Exploring the origin of electron spin polarization in metal-containing chromophore–radical systems via multireference calculations

Abstract

The electron spin polarization (ESP) phenomenon in photoexcited chromophore–radical connected systems was analyzed by multireference electronic structure calculations. We focused on bpy-M-CAT-mPh-NN (bpy = 4,4′-di-tert-butyl-2,2′-bipyridine, M = Pt or Pd, CAT = 3-tert-butylcatecholate, mPh = meta-phenylene, and NN = nitronyl nitroxide) reported by Kirk et al., which is a connected system consisting of a donor–acceptor complex and a radical, and elucidated the mechanism behind the reversal of the sign of photoinduced ESP depending on the metal species.
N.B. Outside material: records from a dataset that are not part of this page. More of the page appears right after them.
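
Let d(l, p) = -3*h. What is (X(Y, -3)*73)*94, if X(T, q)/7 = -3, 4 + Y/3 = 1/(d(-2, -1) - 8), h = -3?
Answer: -144102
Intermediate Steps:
d(l, p) = 9 (d(l, p) = -3*(-3) = 9)
Y = -9 (Y = -12 + 3/(9 - 8) = -12 + 3/1 = -12 + 3*1 = -12 + 3 = -9)
X(T, q) = -21 (X(T, q) = 7*(-3) = -21)
(X(Y, -3)*73)*94 = -21*73*94 = -1533*94 = -144102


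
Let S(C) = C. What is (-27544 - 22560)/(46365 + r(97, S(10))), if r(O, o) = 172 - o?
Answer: -50104/46527 ≈ -1.0769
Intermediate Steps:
(-27544 - 22560)/(46365 + r(97, S(10))) = (-27544 - 22560)/(46365 + (172 - 1*10)) = -50104/(46365 + (172 - 10)) = -50104/(46365 + 162) = -50104/46527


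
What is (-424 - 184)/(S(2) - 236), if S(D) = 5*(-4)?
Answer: 19/8 ≈ 2.3750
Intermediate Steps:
S(D) = -20
(-424 - 184)/(S(2) - 236) = (-424 - 184)/(-20 - 236) = -608/(-256) = -608*(-1/256) = 19/8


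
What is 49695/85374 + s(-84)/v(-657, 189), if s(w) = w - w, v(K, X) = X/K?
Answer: 16565/28458 ≈ 0.58209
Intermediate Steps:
s(w) = 0
49695/85374 + s(-84)/v(-657, 189) = 49695/85374 + 0/((189/(-657))) = 49695*(1/85374) + 0/((189*(-1/657))) = 16565/28458 + 0/(-21/73) = 16565/28458 + 0*(-73/21) = 16565/28458 + 0 = 16565/28458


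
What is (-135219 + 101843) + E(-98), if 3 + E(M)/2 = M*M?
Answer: -14174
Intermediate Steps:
E(M) = -6 + 2*M² (E(M) = -6 + 2*(M*M) = -6 + 2*M²)
(-135219 + 101843) + E(-98) = (-135219 + 101843) + (-6 + 2*(-98)²) = -33376 + (-6 + 2*9604) = -33376 + (-6 + 19208) = -33376 + 19202 = -14174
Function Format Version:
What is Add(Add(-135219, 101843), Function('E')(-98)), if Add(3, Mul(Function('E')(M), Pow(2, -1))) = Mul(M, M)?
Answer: -14174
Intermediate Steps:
Function('E')(M) = Add(-6, Mul(2, Pow(M, 2))) (Function('E')(M) = Add(-6, Mul(2, Mul(M, M))) = Add(-6, Mul(2, Pow(M, 2))))
Add(Add(-135219, 101843), Function('E')(-98)) = Add(Add(-135219, 101843), Add(-6, Mul(2, Pow(-98, 2)))) = Add(-33376, Add(-6, Mul(2, 9604))) = Add(-33376, Add(-6, 19208)) = Add(-33376, 19202) = -14174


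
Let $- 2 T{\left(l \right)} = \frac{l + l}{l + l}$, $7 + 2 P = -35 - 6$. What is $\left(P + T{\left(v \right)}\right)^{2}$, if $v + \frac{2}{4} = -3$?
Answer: $\frac{2401}{4} \approx 600.25$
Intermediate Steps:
$v = - \frac{7}{2}$ ($v = - \frac{1}{2} - 3 = - \frac{7}{2} \approx -3.5$)
$P = -24$ ($P = - \frac{7}{2} + \frac{-35 - 6}{2} = - \frac{7}{2} + \frac{1}{2} \left(-41\right) = - \frac{7}{2} - \frac{41}{2} = -24$)
$T{\left(l \right)} = - \frac{1}{2}$ ($T{\left(l \right)} = - \frac{\left(l + l\right) \frac{1}{l + l}}{2} = - \frac{2 l \frac{1}{2 l}}{2} = \left(- \frac{1}{2}\right) 1 = - \frac{1}{2}$)
$\left(P + T{\left(v \right)}\right)^{2} = \left(-24 - \frac{1}{2}\right)^{2} = \left(- \frac{49}{2}\right)^{2} = \frac{2401}{4}$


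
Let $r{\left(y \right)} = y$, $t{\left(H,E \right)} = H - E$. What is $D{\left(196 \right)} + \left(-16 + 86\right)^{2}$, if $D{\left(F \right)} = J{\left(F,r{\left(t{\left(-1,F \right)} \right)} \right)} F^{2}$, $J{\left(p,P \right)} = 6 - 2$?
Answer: $158564$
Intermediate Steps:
$J{\left(p,P \right)} = 4$
$D{\left(F \right)} = 4 F^{2}$
$D{\left(196 \right)} + \left(-16 + 86\right)^{2} = 4 \cdot 196^{2} + \left(-16 + 86\right)^{2} = 4 \cdot 38416 + 70^{2} = 153664 + 4900 = 158564$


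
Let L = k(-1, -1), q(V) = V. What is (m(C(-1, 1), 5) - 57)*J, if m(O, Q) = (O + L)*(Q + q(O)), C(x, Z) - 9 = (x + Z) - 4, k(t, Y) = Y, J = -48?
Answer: 816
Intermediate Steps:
L = -1
C(x, Z) = 5 + Z + x (C(x, Z) = 9 + ((x + Z) - 4) = 9 + ((Z + x) - 4) = 9 + (-4 + Z + x) = 5 + Z + x)
m(O, Q) = (-1 + O)*(O + Q) (m(O, Q) = (O - 1)*(Q + O) = (-1 + O)*(O + Q))
(m(C(-1, 1), 5) - 57)*J = (((5 + 1 - 1)**2 - (5 + 1 - 1) - 1*5 + (5 + 1 - 1)*5) - 57)*(-48) = ((5**2 - 1*5 - 5 + 5*5) - 57)*(-48) = ((25 - 5 - 5 + 25) - 57)*(-48) = (40 - 57)*(-48) = -17*(-48) = 816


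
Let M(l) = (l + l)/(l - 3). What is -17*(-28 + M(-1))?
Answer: 935/2 ≈ 467.50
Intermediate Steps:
M(l) = 2*l/(-3 + l) (M(l) = (2*l)/(-3 + l) = 2*l/(-3 + l))
-17*(-28 + M(-1)) = -17*(-28 + 2*(-1)/(-3 - 1)) = -17*(-28 + 2*(-1)/(-4)) = -17*(-28 + 2*(-1)*(-1/4)) = -17*(-28 + 1/2) = -17*(-55/2) = 935/2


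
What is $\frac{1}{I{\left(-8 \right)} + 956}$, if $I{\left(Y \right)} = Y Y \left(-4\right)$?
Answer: $\frac{1}{700} \approx 0.0014286$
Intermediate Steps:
$I{\left(Y \right)} = - 4 Y^{2}$ ($I{\left(Y \right)} = Y^{2} \left(-4\right) = - 4 Y^{2}$)
$\frac{1}{I{\left(-8 \right)} + 956} = \frac{1}{- 4 \left(-8\right)^{2} + 956} = \frac{1}{\left(-4\right) 64 + 956} = \frac{1}{-256 + 956} = \frac{1}{700}$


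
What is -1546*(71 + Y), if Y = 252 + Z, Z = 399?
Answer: -1116212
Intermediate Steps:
Y = 651 (Y = 252 + 399 = 651)
-1546*(71 + Y) = -1546*(71 + 651) = -1546*722 = -1116212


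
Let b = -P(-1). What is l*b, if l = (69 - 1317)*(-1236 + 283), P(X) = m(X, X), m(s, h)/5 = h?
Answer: 5946720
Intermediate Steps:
m(s, h) = 5*h
P(X) = 5*X
l = 1189344 (l = -1248*(-953) = 1189344)
b = 5 (b = -5*(-1) = -1*(-5) = 5)
l*b = 1189344*5 = 5946720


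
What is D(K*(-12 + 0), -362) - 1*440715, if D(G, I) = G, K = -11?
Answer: -440583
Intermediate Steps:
D(K*(-12 + 0), -362) - 1*440715 = -11*(-12 + 0) - 1*440715 = -11*(-12) - 440715 = 132 - 440715 = -440583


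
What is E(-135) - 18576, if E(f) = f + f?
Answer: -18846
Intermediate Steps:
E(f) = 2*f
E(-135) - 18576 = 2*(-135) - 18576 = -270 - 18576 = -18846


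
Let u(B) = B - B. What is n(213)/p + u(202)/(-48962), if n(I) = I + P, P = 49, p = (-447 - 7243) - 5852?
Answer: -131/6771 ≈ -0.019347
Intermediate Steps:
u(B) = 0
p = -13542 (p = -7690 - 5852 = -13542)
n(I) = 49 + I (n(I) = I + 49 = 49 + I)
n(213)/p + u(202)/(-48962) = (49 + 213)/(-13542) + 0/(-48962) = 262*(-1/13542) + 0*(-1/48962) = -131/6771 + 0 = -131/6771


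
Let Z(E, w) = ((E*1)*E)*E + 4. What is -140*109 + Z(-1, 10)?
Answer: -15257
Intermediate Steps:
Z(E, w) = 4 + E**3 (Z(E, w) = (E*E)*E + 4 = E**2*E + 4 = E**3 + 4 = 4 + E**3)
-140*109 + Z(-1, 10) = -140*109 + (4 + (-1)**3) = -15260 + (4 - 1) = -15260 + 3 = -15257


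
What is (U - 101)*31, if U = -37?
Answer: -4278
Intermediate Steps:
(U - 101)*31 = (-37 - 101)*31 = -138*31 = -4278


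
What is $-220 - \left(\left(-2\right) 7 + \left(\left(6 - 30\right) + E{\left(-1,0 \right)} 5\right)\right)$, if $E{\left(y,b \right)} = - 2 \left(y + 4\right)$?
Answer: $-152$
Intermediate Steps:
$E{\left(y,b \right)} = -8 - 2 y$ ($E{\left(y,b \right)} = - 2 \left(4 + y\right) = -8 - 2 y$)
$-220 - \left(\left(-2\right) 7 + \left(\left(6 - 30\right) + E{\left(-1,0 \right)} 5\right)\right) = -220 - \left(\left(-2\right) 7 + \left(\left(6 - 30\right) + \left(-8 - -2\right) 5\right)\right) = -220 - \left(-14 + \left(\left(6 - 30\right) + \left(-8 + 2\right) 5\right)\right) = -220 - \left(-14 - 54\right) = -220 - -68 = -220 + 68 = -152$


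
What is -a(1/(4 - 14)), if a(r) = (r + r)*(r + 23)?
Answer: 229/50 ≈ 4.5800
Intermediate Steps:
a(r) = 2*r*(23 + r) (a(r) = (2*r)*(23 + r) = 2*r*(23 + r))
-a(1/(4 - 14)) = -2*(23 + 1/(4 - 14))/(4 - 14) = -2*(23 + 1/(-10))/(-10) = -2*(-1)*(23 - 1/10)/10 = -2*(-1)*229/(10*10) = -1*(-229/50) = 229/50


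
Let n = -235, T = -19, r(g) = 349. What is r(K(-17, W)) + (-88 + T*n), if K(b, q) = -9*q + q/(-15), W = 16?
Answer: 4726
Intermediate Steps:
K(b, q) = -136*q/15 (K(b, q) = -9*q + q*(-1/15) = -9*q - q/15 = -136*q/15)
r(K(-17, W)) + (-88 + T*n) = 349 + (-88 - 19*(-235)) = 349 + (-88 + 4465) = 349 + 4377 = 4726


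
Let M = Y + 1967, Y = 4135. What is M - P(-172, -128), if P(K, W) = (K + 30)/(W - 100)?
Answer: 695557/114 ≈ 6101.4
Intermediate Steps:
P(K, W) = (30 + K)/(-100 + W)
M = 6102 (M = 4135 + 1967 = 6102)
M - P(-172, -128) = 6102 - (30 - 172)/(-100 - 128) = 6102 - (-142)/(-228) = 6102 - (-1)*(-142)/228 = 6102 - 1*71/114 = 6102 - 71/114 = 695557/114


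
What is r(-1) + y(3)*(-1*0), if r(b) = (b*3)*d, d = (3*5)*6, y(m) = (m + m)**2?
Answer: -270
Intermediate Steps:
y(m) = 4*m**2 (y(m) = (2*m)**2 = 4*m**2)
d = 90 (d = 15*6 = 90)
r(b) = 270*b (r(b) = (b*3)*90 = (3*b)*90 = 270*b)
r(-1) + y(3)*(-1*0) = 270*(-1) + (4*3**2)*(-1*0) = -270 + (4*9)*0 = -270 + 36*0 = -270 + 0 = -270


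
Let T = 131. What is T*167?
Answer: 21877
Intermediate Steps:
T*167 = 131*167 = 21877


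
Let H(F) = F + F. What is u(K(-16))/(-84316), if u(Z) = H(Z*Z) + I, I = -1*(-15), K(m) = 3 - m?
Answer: -737/84316 ≈ -0.0087409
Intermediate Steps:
H(F) = 2*F
I = 15
u(Z) = 15 + 2*Z² (u(Z) = 2*(Z*Z) + 15 = 2*Z² + 15 = 15 + 2*Z²)
u(K(-16))/(-84316) = (15 + 2*(3 - 1*(-16))²)/(-84316) = (15 + 2*(3 + 16)²)*(-1/84316) = (15 + 2*19²)*(-1/84316) = (15 + 2*361)*(-1/84316) = (15 + 722)*(-1/84316) = 737*(-1/84316) = -737/84316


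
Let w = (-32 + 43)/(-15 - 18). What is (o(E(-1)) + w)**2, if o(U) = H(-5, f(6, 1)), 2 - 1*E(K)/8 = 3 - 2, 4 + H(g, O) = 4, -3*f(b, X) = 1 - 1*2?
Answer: 1/9 ≈ 0.11111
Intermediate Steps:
f(b, X) = 1/3 (f(b, X) = -(1 - 1*2)/3 = -(1 - 2)/3 = -1/3*(-1) = 1/3)
H(g, O) = 0 (H(g, O) = -4 + 4 = 0)
E(K) = 8 (E(K) = 16 - 8*(3 - 2) = 16 - 8*1 = 16 - 8 = 8)
o(U) = 0
w = -1/3 (w = 11/(-33) = 11*(-1/33) = -1/3 ≈ -0.33333)
(o(E(-1)) + w)**2 = (0 - 1/3)**2 = (-1/3)**2 = 1/9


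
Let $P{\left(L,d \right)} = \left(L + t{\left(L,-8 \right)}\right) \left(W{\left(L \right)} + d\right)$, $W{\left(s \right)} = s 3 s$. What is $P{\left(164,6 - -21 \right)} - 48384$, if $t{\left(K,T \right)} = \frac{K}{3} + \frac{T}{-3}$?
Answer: $17816536$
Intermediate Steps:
$t{\left(K,T \right)} = - \frac{T}{3} + \frac{K}{3}$ ($t{\left(K,T \right)} = K \frac{1}{3} + T \left(- \frac{1}{3}\right) = \frac{K}{3} - \frac{T}{3} = - \frac{T}{3} + \frac{K}{3}$)
$W{\left(s \right)} = 3 s^{2}$ ($W{\left(s \right)} = 3 s s = 3 s^{2}$)
$P{\left(L,d \right)} = \left(\frac{8}{3} + \frac{4 L}{3}\right) \left(d + 3 L^{2}\right)$ ($P{\left(L,d \right)} = \left(L + \left(\left(- \frac{1}{3}\right) \left(-8\right) + \frac{L}{3}\right)\right) \left(3 L^{2} + d\right) = \left(L + \left(\frac{8}{3} + \frac{L}{3}\right)\right) \left(d + 3 L^{2}\right) = \left(\frac{8}{3} + \frac{4 L}{3}\right) \left(d + 3 L^{2}\right)$)
$P{\left(164,6 - -21 \right)} - 48384 = \left(4 \cdot 164^{3} + 8 \cdot 164^{2} + \frac{8 \left(6 - -21\right)}{3} + \frac{4}{3} \cdot 164 \left(6 - -21\right)\right) - 48384 = \left(4 \cdot 4410944 + 8 \cdot 26896 + \frac{8 \left(6 + 21\right)}{3} + \frac{4}{3} \cdot 164 \left(6 + 21\right)\right) - 48384 = \left(17643776 + 215168 + \frac{8}{3} \cdot 27 + \frac{4}{3} \cdot 164 \cdot 27\right) - 48384 = \left(17643776 + 215168 + 72 + 5904\right) - 48384 = 17864920 - 48384 = 17816536$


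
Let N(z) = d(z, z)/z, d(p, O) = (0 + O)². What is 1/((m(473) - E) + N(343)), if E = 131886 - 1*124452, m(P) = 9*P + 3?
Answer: -1/2831 ≈ -0.00035323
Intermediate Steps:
m(P) = 3 + 9*P
E = 7434 (E = 131886 - 124452 = 7434)
d(p, O) = O²
N(z) = z (N(z) = z²/z = z)
1/((m(473) - E) + N(343)) = 1/(((3 + 9*473) - 1*7434) + 343) = 1/(((3 + 4257) - 7434) + 343) = 1/((4260 - 7434) + 343) = 1/(-3174 + 343) = 1/(-2831) = -1/2831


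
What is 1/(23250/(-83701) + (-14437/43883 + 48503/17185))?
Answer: 9017340163265/19979182742622 ≈ 0.45134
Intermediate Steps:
1/(23250/(-83701) + (-14437/43883 + 48503/17185)) = 1/(23250*(-1/83701) + (-14437*1/43883 + 48503*(1/17185))) = 1/(-23250/83701 + (-14437/43883 + 6929/2455)) = 1/(-23250/83701 + 268622472/107732765) = 1/(19979182742622/9017340163265) = 9017340163265/19979182742622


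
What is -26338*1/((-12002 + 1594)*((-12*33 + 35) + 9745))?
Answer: 13169/48834336 ≈ 0.00026967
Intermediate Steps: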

The low-lying electronic states of these molecules were revealed through the multireference theory, suggesting that the ligand-to-ligand charge-transfer states play a significant role. Additionally, several structural factors that influence the energies of the excited states were identified. To enhance our understanding of the ESP, we incorporated spin–orbit coupling as a direct transition term between excited states and explicitly considered its effects on the ESP. The results of evaluating transition rates through a transition simulation indicate that when the influence of spin–orbit coupling is significant, the sign of the ESP in the ground state can reverse. This novel ESP mechanism mediated by spin–orbit coupling may offer fundamental insights for designing molecules to precisely control electron distribution across multiple spin states.